7. Section 1231(a)(2) requires the detention of aliens during the 90-day removal period and permits detention thereafter up a presumptively-reasonable six-month period. See Zadvydas v. Davis, 533 U.S. 678 (2001). Once the presumptively reasonable six-month period of post-removal-order detention has passed, a detained alien must be released if he can establish that removal is not reasonably foreseeable. That is, the alien bears the initial burden of establishing that there is "good reason to believe that there is no significant likelihood of removal in the reasonably foreseeable future," after which the government must come forward with evidence to rebut that showing. Zadvydas, 533 U.S. at 699-701. There is no absolute entitlement to release at the end of the six-month presumptively-reasonable removal period.

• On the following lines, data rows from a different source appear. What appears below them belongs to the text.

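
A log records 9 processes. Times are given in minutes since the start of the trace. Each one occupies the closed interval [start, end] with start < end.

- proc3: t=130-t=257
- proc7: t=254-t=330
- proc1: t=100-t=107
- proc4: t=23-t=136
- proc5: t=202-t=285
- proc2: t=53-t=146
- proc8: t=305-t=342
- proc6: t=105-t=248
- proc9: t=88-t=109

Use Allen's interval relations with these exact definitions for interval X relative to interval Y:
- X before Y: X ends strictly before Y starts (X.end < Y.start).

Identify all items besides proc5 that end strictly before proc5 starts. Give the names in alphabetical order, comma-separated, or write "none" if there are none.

proc1, proc2, proc4, proc9

Target proc5 = [t=202, t=285].
proc1 [t=100, t=107] → before → yes.
proc2 [t=53, t=146] → before → yes.
proc3 [t=130, t=257] → overlaps → no.
proc4 [t=23, t=136] → before → yes.
proc6 [t=105, t=248] → overlaps → no.
proc7 [t=254, t=330] → overlapped-by → no.
proc8 [t=305, t=342] → after → no.
proc9 [t=88, t=109] → before → yes.
Result: proc1, proc2, proc4, proc9.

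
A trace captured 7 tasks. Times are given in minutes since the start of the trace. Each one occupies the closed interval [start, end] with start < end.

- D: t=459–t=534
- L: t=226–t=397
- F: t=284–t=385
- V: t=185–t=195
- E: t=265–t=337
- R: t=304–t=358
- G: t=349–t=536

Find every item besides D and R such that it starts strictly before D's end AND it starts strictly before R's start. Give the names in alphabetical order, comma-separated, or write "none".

E, F, L, V

Conditions: its start is strictly before D's end (X.start < t=534) AND its start is strictly before R's start (X.start < t=304).
E: start t=265 < t=534? ✓; start t=265 < t=304? ✓ → yes.
F: start t=284 < t=534? ✓; start t=284 < t=304? ✓ → yes.
G: start t=349 < t=534? ✓; start t=349 < t=304? ✗ → no.
L: start t=226 < t=534? ✓; start t=226 < t=304? ✓ → yes.
V: start t=185 < t=534? ✓; start t=185 < t=304? ✓ → yes.
Result: E, F, L, V.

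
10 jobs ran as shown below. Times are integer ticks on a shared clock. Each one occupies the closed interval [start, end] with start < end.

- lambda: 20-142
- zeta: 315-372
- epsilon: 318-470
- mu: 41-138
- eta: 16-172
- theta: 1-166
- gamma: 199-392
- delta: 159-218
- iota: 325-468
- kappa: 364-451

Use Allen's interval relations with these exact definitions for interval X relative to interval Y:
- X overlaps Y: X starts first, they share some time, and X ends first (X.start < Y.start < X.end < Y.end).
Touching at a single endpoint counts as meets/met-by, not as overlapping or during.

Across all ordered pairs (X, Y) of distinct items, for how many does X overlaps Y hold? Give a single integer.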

8. Respondents assert that the Department of Homeland Security is in the process of obtaining travel documents to effect Petitioner's removal from the United States. See ECF No. 19. Petitioner has not shown that it is unlikely that he will be removed in the foreseeable future.

9. The Petition as originally filed will be dismissed as moot. To the extent that Petitioner now intends to challenge his post-removal-order detention subsequent to the BIA decision, that challenge will be dismissed without prejudice as premature. An appropriate order follows.

FootNotes


1. "An order of removal made by the immigration judge at the conclusion of proceedings ... shall become final ... [u]pon dismissal of an appeal by the Board of Immigration Appeals." 8 C.F.R. § 1241.1(a). During the removal period, "the Attorney General shall detain the alien." 8 U.S.C. § 1231(a)(2).
2. As noted by the Court of Appeals for the Eleventh Circuit in De La Teja, 321 F.3d at 1363, because Petitioner is now subject to a final order of removal, he will not be subject to pre-removal-order detention in the future, so the narrow exception for cases that are capable of repetition yet evading review cannot apply here.